AP Ventures is a global venture capital fund focussed on investment in the hydrogen sector, with their investments supporting companies through the commercialisation and scale-up phases.
Under the terms of the convertible note deed, APV will make a A$4 million investment in Hazer by acquiring the same amount of unlisted $1 convertible notes and 2.25 million unlisted options in the company.
As part of the deal AP Ventures will be entitled to nominate a representative to join the Hazer board.
The options will expire five years from the date of their issue and cannot be exercised in the first 12 months following issue of the options, subject to shareholder approval.
Hazer is set to commence construction of its A$17.5 million Commercial Demonstration Project near Perth early next year and once complete will produce up to 100 tonnes of green hydrogen per year, using the company's patented Hazer Process.
The process uses wastewater methane and splits it into hydrogen, high-grade graphite.
Funds from the convertible note and option will be used by Hazer to progress the project, ramp up its research and development, and support the company's business development activities, including the scale-up for larger commercial-scale Hazer Plants.
Hazer Group chair Tim Goldsmith encouraged all shareholders to support the transaction at the next meeting in January, saying it would be a positive outcome for the company.
"AP Ventures will provide valuable support to the Board and management as we progress the scale-up and commercialisation of the Hazer technology," he said.

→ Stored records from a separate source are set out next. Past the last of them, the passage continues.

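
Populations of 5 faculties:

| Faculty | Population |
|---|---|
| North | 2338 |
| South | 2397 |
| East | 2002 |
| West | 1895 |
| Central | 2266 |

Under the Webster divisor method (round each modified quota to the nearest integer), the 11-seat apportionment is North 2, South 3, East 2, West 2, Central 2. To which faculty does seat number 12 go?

North

Priority for the next seat is population ÷ (current seats + 0.5).
Priorities: North 935.200, South 684.857, East 800.800, West 758.000, Central 906.400.
Highest priority: North.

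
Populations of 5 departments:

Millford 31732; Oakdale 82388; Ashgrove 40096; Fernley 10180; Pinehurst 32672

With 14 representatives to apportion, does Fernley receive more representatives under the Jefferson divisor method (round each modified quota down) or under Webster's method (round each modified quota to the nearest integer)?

Jefferson: Millford 2, Oakdale 7, Ashgrove 3, Fernley 0, Pinehurst 2.
Webster: Millford 2, Oakdale 6, Ashgrove 3, Fernley 1, Pinehurst 2.
Fernley gets 0 under Jefferson and 1 under Webster.

Webster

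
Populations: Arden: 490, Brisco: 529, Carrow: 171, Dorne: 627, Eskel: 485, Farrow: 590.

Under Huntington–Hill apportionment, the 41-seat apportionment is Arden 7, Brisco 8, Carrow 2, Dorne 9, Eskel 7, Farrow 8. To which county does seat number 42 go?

Priority for the next seat is population ÷ (√(s·(s+1))).
Priorities: Arden 65.479, Brisco 62.343, Carrow 69.810, Dorne 66.092, Eskel 64.811, Farrow 69.532.
Highest priority: Carrow.

Carrow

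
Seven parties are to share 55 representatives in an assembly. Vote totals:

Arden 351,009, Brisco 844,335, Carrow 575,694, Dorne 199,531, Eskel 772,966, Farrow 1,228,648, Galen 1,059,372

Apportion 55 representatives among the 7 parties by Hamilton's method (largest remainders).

Total 5031555; standard divisor 5031555/55 ≈ 91482.818.
Standard quotas: Arden 3.8369, Brisco 9.2294, Carrow 6.2929, Dorne 2.1811, Eskel 8.4493, Farrow 13.4304, Galen 11.5800.
Lower quotas: Arden 3, Brisco 9, Carrow 6, Dorne 2, Eskel 8, Farrow 13, Galen 11 (sum 52, leaving 3 seats).
Remainders in descending order: Arden 0.8369, Galen 0.5800, Eskel 0.4493, Farrow 0.4304, Carrow 0.2929, Brisco 0.2294, Dorne 0.1811.
Largest remainders: Arden, Galen, Eskel receive the extra seats.

Arden 4, Brisco 9, Carrow 6, Dorne 2, Eskel 9, Farrow 13, Galen 12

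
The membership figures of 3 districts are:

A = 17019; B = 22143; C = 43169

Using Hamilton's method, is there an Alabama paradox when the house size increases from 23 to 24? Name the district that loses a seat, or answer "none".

At 23 seats: A 5, B 6, C 12.
At 24 seats: A 5, B 6, C 13.
No district's allocation decreased.

none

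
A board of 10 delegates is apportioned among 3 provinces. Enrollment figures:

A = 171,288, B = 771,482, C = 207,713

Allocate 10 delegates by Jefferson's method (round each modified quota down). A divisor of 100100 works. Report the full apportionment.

A 1, B 7, C 2

With modified divisor 100100: modified quotas A 1.711, B 7.707, C 2.075.
Rounding down: A 1, B 7, C 2 (total 10).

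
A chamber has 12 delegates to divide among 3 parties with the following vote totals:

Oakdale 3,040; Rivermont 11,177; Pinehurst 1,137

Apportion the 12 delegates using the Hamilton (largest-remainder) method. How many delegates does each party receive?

Oakdale: 2, Rivermont: 9, Pinehurst: 1

Total 15354; standard divisor 15354/12 ≈ 1279.5.
Standard quotas: Oakdale 2.3759, Rivermont 8.7354, Pinehurst 0.8886.
Lower quotas: Oakdale 2, Rivermont 8, Pinehurst 0 (sum 10, leaving 2 seats).
Remainders in descending order: Pinehurst 0.8886, Rivermont 0.7354, Oakdale 0.3759.
The surplus seats go to Pinehurst, Rivermont.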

AP Ventures managing partner Andrew Hinkly said he believed Hazer's tech could offer a unique solution to the low-cost, low-emission production of hydrogen and graphite.
Hazer highlighted a substantial year of progress for the company in its shareholder presentation, after riding out the COVID-19 market crash and making final investment decision on the Commercial Demonstration Project in June.
However the disruption has slowed project activities, with Hazer expecting its schedule on the project to be pushed out by around 10 weeks, with a target commissioning in October 2021, however it said the project is still set to remain on budget.
Last week, the company noted Mineral Resources had decided not to go forward with their collaboration agreement with Hazer to look into developing a synthetic graphite project.
However Goldsmith said this was because graphite had fallen down MinRes' priority list, rather than the results Hazer had achieved.
The company's shareholder presentation underlined the gathering pace of the global hydrogen market, pointing to a Bank of America estimate that the market could be worth US$2.5 trillion alongside $11 trillion of investment by 2050.
Hazer said there had been significant interest in the Hazer technology from international companies. including Japanese engineering firm Chiyoda Corporation - which Hazer hopes will translate to feasibility studies in the new year.
The company said its focus in 2021 would be to use the knowledge gained from its CDP to design larger-scale Hazer Plants in the realm of 1000-2500 tonnes per annum of capacity.
"Hazer is strongly positioned to capture the huge opportunities offered by the growth in the hydrogen economy and rapid push to decarbonise heavy industry and transport," the company said, but noted the market was still emerging with no clear, deep price signals yet for green hydrogen.
In Question Time today in parliament, prime minister Scott Morrison attended via virtual link due to being in isolation after his trip to Japan where he discussed the two countries' low-carbon technological developments - including hydrogen.
"Hydrogen allows us to realise our low emissions future, a net-zero emissions future, as soon as possible," he said.
Hazer's share price was trading up 8.4% today, trading at 77c.